CHAPTER XX
SEX IN COSTUMING
UROPEAN dress" is the term accepted to imply the costume of man and woman which is entirely cosmopolitan, decrying continuity of types (of costume) and thoroughly plastic in the hands of fashion.
To-day, we say parrot-like, that certain materials, lines and colours are masculine or feminine. They are so merely by association. The modern costuming of man the world over, if he appear in European dress (we except court regalia), is confined to cloth, linen or cotton, in black, white and inconspicuous colours; a prescribed and simple type of neckwear, footwear, hat, stick, and hair cut.
The progenitor of the garments of modern men was the Lutheran-Puritan-Revolutionary garb, the hall-mark of democracy.

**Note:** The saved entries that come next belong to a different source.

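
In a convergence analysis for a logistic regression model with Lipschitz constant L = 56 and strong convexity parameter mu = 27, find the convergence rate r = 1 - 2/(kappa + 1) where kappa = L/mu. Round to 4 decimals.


Step 1: Compute the condition number.
kappa = L/mu = 56/27 = 2.0741
Step 2: Compute the convergence rate.
r = 1 - 2/(kappa + 1) = 1 - 2*mu/(L + mu) = (L - mu)/(L + mu) = 29/83 = 0.3494


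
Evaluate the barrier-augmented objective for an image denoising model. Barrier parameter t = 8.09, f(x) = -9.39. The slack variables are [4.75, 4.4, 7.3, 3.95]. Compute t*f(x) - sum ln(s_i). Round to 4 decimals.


Step 1: Compute log-barrier.
ln values: [1.5581, 1.4816, 1.9879, 1.3737]
phi = -(1.5581 + 1.4816 + 1.9879 + 1.3737) = -6.4013
Step 2: Compute augmented objective.
t*f(x) = 8.09*-9.39 = -75.9651
Total = -75.9651 - 6.4013 = -82.3664


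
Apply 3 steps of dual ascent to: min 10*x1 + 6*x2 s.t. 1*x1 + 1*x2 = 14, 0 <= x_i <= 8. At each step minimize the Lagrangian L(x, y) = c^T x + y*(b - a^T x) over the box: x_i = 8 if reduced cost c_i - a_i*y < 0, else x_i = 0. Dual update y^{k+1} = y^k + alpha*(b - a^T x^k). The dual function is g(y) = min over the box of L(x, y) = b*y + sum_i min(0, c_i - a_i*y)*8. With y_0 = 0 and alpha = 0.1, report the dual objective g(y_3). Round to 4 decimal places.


Dual ascent for LP: min 10*x1 + 6*x2, 1*x1 + 1*x2 = 14, 0 <= x_i <= 8
Step 1: y^k = 0.0, reduced costs: (10.0, 6.0)
  x^k = (0.0, 0.0), subgradient = b - a^T x = 14.0
  y^{k+1} = 0.0 + 0.1*14.0 = 1.4
Step 2: y^k = 1.4, reduced costs: (8.6, 4.6)
  x^k = (0.0, 0.0), subgradient = b - a^T x = 14.0
  y^{k+1} = 1.4 + 0.1*14.0 = 2.8
Step 3: y^k = 2.8, reduced costs: (7.2, 3.2)
  x^k = (0.0, 0.0), subgradient = b - a^T x = 14.0
  y^{k+1} = 2.8 + 0.1*14.0 = 4.2
Dual objective at y_3 = 4.2: reduced costs (5.8, 1.8), box minimizer x = (0.0, 0.0)
g(y_3) = b*y + (c1 - a1*y)*x1 + (c2 - a2*y)*x2 = 14*4.2 + 5.8*0.0 + 1.8*0.0 = 58.8 + 0.0 + 0.0 = 58.8


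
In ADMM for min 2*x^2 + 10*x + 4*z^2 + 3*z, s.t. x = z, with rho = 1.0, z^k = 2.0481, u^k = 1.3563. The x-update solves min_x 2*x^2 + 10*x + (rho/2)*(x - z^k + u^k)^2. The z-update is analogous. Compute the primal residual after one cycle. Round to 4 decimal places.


ADMM iteration with rho = 1.0, z^k = 2.0481, u^k = 1.3563
Step 1: x-update.
Minimize 2*x^2 + 10*x + (1.0/2)*(x - 2.0481 + 1.3563)^2
FOC: (2*2 + 1.0)*x = -10 + 1.0*(2.0481 - 1.3563)
x^{k+1} = -1.8616
Step 2: z-update.
Minimize 4*z^2 + 3*z + (1.0/2)*(-1.8616 - z + 1.3563)^2
FOC: (2*4 + 1.0)*z = -3 + 1.0*(-1.8616 + 1.3563)
z^{k+1} = -0.3895
Step 3: u-update.
u^{k+1} = 1.3563 - 1.8616 + 0.3895 = -0.1159
Step 4: Primal residual = |-1.8616 + 0.3895| = 1.4722


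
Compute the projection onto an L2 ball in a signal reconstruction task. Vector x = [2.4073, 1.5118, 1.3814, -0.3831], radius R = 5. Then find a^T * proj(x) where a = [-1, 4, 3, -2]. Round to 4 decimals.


Step 1: Compute ||x|| (intermediates to 6 decimals).
||x|| = sqrt(2.4073^2 + 1.5118^2 + 1.3814^2 + (-0.3831)^2) = 3.183656
Step 2: Project.
Since ||x|| <= R, proj = x (no scaling needed).
proj(x) = [2.4073, 1.5118, 1.3814, -0.3831]
Step 3: Dot product.
a^T * proj(x) = -1*2.4073 + 4*1.5118 + 3*1.3814 - 2*(-0.3831) = 8.5503


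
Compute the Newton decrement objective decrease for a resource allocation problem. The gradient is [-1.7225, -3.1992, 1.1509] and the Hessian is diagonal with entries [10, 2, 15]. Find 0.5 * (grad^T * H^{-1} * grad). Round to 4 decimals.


Step 1: H is diagonal, so H^(-1) * g = [-0.1723, -1.5996, 0.0767].
Step 2: g^T H^(-1) g = sum_i g_i^2 / H_ii
  = (-1.7225)^2/10 + (-3.1992)^2/2 + (1.1509)^2/15
  = 0.2967 + 5.1174 + 0.0883 = 5.5024
Step 3: Objective decrease = 0.5 * g^T H^(-1) g = 2.7512


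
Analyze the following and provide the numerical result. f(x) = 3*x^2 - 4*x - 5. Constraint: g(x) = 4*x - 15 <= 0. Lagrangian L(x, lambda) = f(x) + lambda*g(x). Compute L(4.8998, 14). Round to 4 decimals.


Step 1: Evaluate f(x).
f(4.8998) = 3*4.8998^2 - 4*4.8998 - 5 = 47.4249
Step 2: Evaluate g(x).
g(4.8998) = 4*4.8998 - 15 = 4.5992
Step 3: Compute Lagrangian.
L = 47.4249 + 14*4.5992 = 111.8137


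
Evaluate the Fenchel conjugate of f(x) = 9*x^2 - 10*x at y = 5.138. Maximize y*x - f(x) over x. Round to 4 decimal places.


f*(y) = sup_x {y*x - a*x^2 - b*x} = sup_x {(y-b)*x - a*x^2}
FOC: (y - b) - 2a*x = 0 => x* = (y - b)/(2a)
x* = (5.138 + 10)/(2*9) = 0.841
f*(5.138) = (y-b)^2/(4a) = (5.138 + 10)^2/(4*9)
= 229.159/36 = 6.3655


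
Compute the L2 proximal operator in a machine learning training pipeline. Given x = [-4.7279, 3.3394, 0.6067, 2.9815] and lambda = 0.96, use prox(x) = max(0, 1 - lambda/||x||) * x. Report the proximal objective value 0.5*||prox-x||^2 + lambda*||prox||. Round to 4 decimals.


Step 1: Compute ||x||.
||x|| = 6.5393
Step 2: Compute scaling factor.
scale = max(0, 1 - 0.96/6.5393) = 0.8532
Step 3: prox(x) = [-4.0338, 2.8492, 0.5176, 2.5438]
||prox(x)|| = 5.5793
Step 4: Proximal objective.
0.5*||prox-x||^2 = 0.4608
lambda*||prox|| = 5.3561
Total = 5.8169


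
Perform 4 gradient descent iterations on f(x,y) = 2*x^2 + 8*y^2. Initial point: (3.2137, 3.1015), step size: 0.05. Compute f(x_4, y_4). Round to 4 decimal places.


Gradient descent on f(x,y) = 2*x^2 + 8*y^2.
Starting point: (3.2137, 3.1015), alpha = 0.05
Step 1: grad_x = 2*2*3.2137 = 12.8548, grad_y = 2*8*3.1015 = 49.624
  x_1 = 3.2137 - 0.05*12.8548 = 2.571
  y_1 = 3.1015 - 0.05*49.624 = 0.6203
Step 2: grad_x = 2*2*2.571 = 10.2838, grad_y = 2*8*0.6203 = 9.9248
  x_2 = 2.571 - 0.05*10.2838 = 2.0568
  y_2 = 0.6203 - 0.05*9.9248 = 0.1241
Step 3: grad_x = 2*2*2.0568 = 8.2271, grad_y = 2*8*0.1241 = 1.985
  x_3 = 2.0568 - 0.05*8.2271 = 1.6454
  y_3 = 0.1241 - 0.05*1.985 = 0.0248
Step 4: grad_x = 2*2*1.6454 = 6.5817, grad_y = 2*8*0.0248 = 0.397
  x_4 = 1.6454 - 0.05*6.5817 = 1.3163
  y_4 = 0.0248 - 0.05*0.397 = 0.005
f(1.3163, 0.005) = 2*1.3163^2 + 8*0.005^2 = 3.4657


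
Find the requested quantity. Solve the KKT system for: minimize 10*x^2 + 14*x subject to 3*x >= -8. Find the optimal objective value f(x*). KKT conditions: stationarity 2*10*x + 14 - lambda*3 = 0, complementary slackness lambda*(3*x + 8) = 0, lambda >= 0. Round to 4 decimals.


Step 1: Try lambda = 0 (constraint inactive).
Stationarity: 2*10*x + 14 = 0
x* = -14/(2*10) = -0.7
Check constraint: 3*-0.7 = -2.1 >= -8 -- satisfied.
Step 2: Compute optimal value.
f(x*) = 10*(-0.7)^2 + 14*(-0.7) = -4.9


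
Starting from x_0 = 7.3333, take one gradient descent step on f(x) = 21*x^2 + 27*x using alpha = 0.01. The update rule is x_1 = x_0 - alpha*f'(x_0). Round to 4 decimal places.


We compute the gradient at x_0 and apply the update.
f'(x) = 42*x + 27
f'(7.3333) = 42*7.3333 + 27 = 334.9986
x_1 = 7.3333 - 0.01*334.9986 = 3.9833


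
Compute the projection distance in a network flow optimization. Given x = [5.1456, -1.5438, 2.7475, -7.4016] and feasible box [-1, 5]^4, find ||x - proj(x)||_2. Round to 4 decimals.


Project each component onto [-1, 5].
clip(5.1456) = 5.0, clip(-1.5438) = -1.0, clip(2.7475) = 2.7475, clip(-7.4016) = -1.0
Projection = [5.0, -1.0, 2.7475, -1.0]
Squared diffs: [0.0212, 0.2957, 0.0, 40.9805]
Distance = sqrt(41.2974) = 6.4263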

It is true that when silk was first introduced into Europe, from the Orient, the Greeks and early Romans considered it too effeminate for man's use, but this had to do with the doctrine of austere denial for the good of the state. To wear the costume of indolence implied inactivity and induced it. As a matter of fact, some of the master spirits of Greece did wear silks.
In Ancient Egypt, Assyria, Media, Persia and the Far East, men and women wore the same materials, as in China and Japan to-day. Egyptian men and their contemporaries throughout Byzantium, wore gowns, in outline identical with those of the women. Among the Turks, trousers were always considered as appropriate for women as for men, and both men and women wore over the trousers, a long garment not unlike those of the women in the Gothic period.
Thaïs wore a gilded wig, but so did the men she knew, and they added gilded false beards.